Putin sidelines FSB over intelligence failures in Ukraine
President Putin has sidelined Russia’s spymasters in the war against Ukraine and replaced them with military intelligence chiefs, including a former special forces officer accused of being behind the Salisbury poisonings.
The Federal Security Service (FSB), the country’s main spy agency, has been blamed for intelligence failings that blighted the botched invasion.
Responsibility for espionage activity in Ukraine has been passed to the GRU, the rival military intelligence service, according to a report by Russian security analysts.
The GRU, which is a branch of the army and maintains its own special forces units, has been implicated in brazen operations around the world, including attempted coups, assassinations and sabotage of critical infrastructure. The British authorities named two of its agents, Anatoly Chepiga and Alexander Mishkin, as the prime suspects in the attempted poisoning of Sergei Skripal, a defector and former GRU officer, and his daughter Yulia in Salisbury in 2018.
Vladimir Alekseyev, the first deputy head of the GRU, who was named as one of the chief organisers of the Skripal assassination attempt, is now in charge of intelligence operations in Ukraine.
Unlike most members of the FSB, Alekseyev, 61, is a former special forces officer who has seen military action. “Fellow officers regard him as brutal and self-confident to the point of recklessness,” said Irina Borogan and Andrei Soldatov, Russian security experts, in a report for the Centre for European Policy Analysis, a Washington think tank.
After being made first deputy head in 2011, he was responsible for co- ordinating military action in Syria and Donbas. He was placed on the US sanctions list because of his suspected involvement in Russia’s meddling in the 2016 presidential election and was sanctioned by the EU because of the Salisbury attack.
Ukrainian intelligence has put Alekseyev — who was born in Soviet Ukraine — on its list of war criminals and released personal details including the location of his Moscow home. Officials said he had been responsible for gathering information used to launch missile strikes on civilian targets in Ukraine and had overseen sham referendums in occupied territory.

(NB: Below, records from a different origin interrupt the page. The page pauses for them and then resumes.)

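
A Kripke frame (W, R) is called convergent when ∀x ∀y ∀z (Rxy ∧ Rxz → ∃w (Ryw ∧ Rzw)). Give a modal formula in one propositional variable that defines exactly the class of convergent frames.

◇□r → □◇r

The condition is convergence. The .2 schema ◇□r → □◇r defines it.
Suppose ◇□r→□◇r is valid. Take Rxy, Rxz and set V(r)={w : Ryw}. Then □r at y so ◇□r at x, so □◇r at x, so ◇r at z, giving w with Rzw and Ryw.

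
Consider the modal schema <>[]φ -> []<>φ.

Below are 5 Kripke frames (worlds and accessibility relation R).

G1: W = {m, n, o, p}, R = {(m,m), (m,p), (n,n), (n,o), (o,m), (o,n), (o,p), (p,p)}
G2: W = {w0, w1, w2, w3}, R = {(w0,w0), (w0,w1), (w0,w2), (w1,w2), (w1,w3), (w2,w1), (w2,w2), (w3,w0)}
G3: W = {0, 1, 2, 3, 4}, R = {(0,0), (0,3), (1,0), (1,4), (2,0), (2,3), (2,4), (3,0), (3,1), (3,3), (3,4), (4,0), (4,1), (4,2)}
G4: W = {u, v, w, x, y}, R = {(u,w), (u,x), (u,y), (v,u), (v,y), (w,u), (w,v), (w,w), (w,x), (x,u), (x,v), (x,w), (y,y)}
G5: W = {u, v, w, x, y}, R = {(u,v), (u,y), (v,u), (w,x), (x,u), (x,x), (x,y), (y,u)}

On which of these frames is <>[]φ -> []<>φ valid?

The schema corresponds to convergence: forall x forall y forall z (Rxy & Rxz -> exists w (Ryw & Rzw)).
G1: fails — Rom and Ron but m and n have no common successor.
G2: fails — Rw1w2 and Rw1w3 but w2 and w3 have no common successor.
G3: satisfies the condition.
G4: fails — Ruw and Ruy but w and y have no common successor.
G5: fails — Rxu and Rxy but u and y have no common successor.

G3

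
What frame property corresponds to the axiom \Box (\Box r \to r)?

shift-reflexivity: \forall x \forall y (Rxy \to Ryy)

Suppose □(□r→r) is valid. Take Rxy and set V(r)={w : Ryw}. Then at y, □r holds; since □(□r→r) at x, □r→r at y, so r at y, i.e. Ryy.
The converse is a direct semantic check.
Frame condition: \forall x \forall y (Rxy \to Ryy).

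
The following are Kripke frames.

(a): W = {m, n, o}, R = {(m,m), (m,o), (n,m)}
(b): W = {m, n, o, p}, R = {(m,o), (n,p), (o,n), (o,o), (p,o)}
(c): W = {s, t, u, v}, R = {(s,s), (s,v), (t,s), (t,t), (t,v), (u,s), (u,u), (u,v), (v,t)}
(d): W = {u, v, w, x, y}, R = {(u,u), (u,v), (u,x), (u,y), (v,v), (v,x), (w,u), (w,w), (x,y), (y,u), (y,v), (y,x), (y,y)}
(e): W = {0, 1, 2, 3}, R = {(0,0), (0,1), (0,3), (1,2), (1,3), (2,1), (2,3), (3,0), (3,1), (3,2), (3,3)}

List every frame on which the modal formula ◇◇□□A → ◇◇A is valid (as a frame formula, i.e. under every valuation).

(b), (c), (d), (e)

Frame correspondent (Sahlqvist): ∀x ∀y (xR²y → ∃w (yR²w ∧ xR²w)) — i.e. a generalized confluence (Geach) condition.
(a): fails — mR²o but no w with oR²w and mR²w.
(b): ✓.
(c): ✓.
(d): ✓.
(e): ✓.
Valid on: (b), (c), (d), (e).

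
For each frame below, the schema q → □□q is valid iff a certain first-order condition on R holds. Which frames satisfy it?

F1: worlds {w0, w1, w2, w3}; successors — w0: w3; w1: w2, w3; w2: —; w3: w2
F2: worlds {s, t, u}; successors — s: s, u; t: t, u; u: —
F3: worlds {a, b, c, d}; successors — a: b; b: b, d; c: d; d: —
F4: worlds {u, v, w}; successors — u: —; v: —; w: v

F4

This is the axiom for a generalized confluence (Geach) condition; its first-order frame correspondent is ∀x ∀z (xR²z → ∃w (x = w ∧ z = w)).
F1: fails — w0R²w2 but w0 ≠ w2.
F2: fails — sR²u but s ≠ u.
F3: fails — aR²b but a ≠ b.
F4: holds.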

Russian state media gave an inkling of the shift in the responsibilities of the spy agencies. In a programme entitled Generals of Victory, aired last week on the Tsargrad television channel, Alekseyev was identified as the intelligence commander for the Ukraine “special military operation”.
Though less well known than the FSB, the GRU has been in the ascendant since the appointment of Sergei Shoigu as defence minister a decade ago. With ambitions to extend his brief into Russian foreign policy, Shoigu has increased the number of GRU operations abroad.
The GRU’s rise has precipitated a humiliating fall from grace for the FSB, which was charged with intelligence-gathering and political agitation in Ukraine in the years leading up to the invasion. The agency has close ties to Putin, who served as its director in the year before being made president and worked for many years for its predecessor, the KGB.
Under Putin the FSB has been gradually expanded and oversees much of Russian life with a remit that encompasses propaganda, surveillance and border control. Although the agency is officially a domestic security service, akin to MI5, its Fifth Service division was set up at the end of the 1990s, when Putin was director, with a brief to carry out operations in the countries of the former Soviet Union.
In March, after a string of blunders in the early days of the invasion, the head of the Fifth Service, Sergei Beseda, was sent to Lefortovo prison, where Stalin kept many of his disgraced aides. A purge of about 150 FSB officers was conducted last month.
Beseda, 68, has recently returned to work at the Lubyanka, the agency’s imposing neo-baroque office, according to Borogan and Soldatov.
“But putting Beseda back in his office doesn’t mean Putin trusts the FSB, or Beseda’s service in particular on Ukraine, as the Alekseyev appointment makes clear,” the report said.
“It is the gung-ho forces within Russia’s spy community that are now charged with plucking victory from the morass of their country’s worst military and intelligence failure since the Second World War.”
The GRU combines information-gathering with military operations. Its officers are often recruited from special forces brigades. Their training includes 14 hours a week of foreign languages alongside rigorous physical conditioning. In recent years cyberwarfare has also fallen into the GRU’s remit.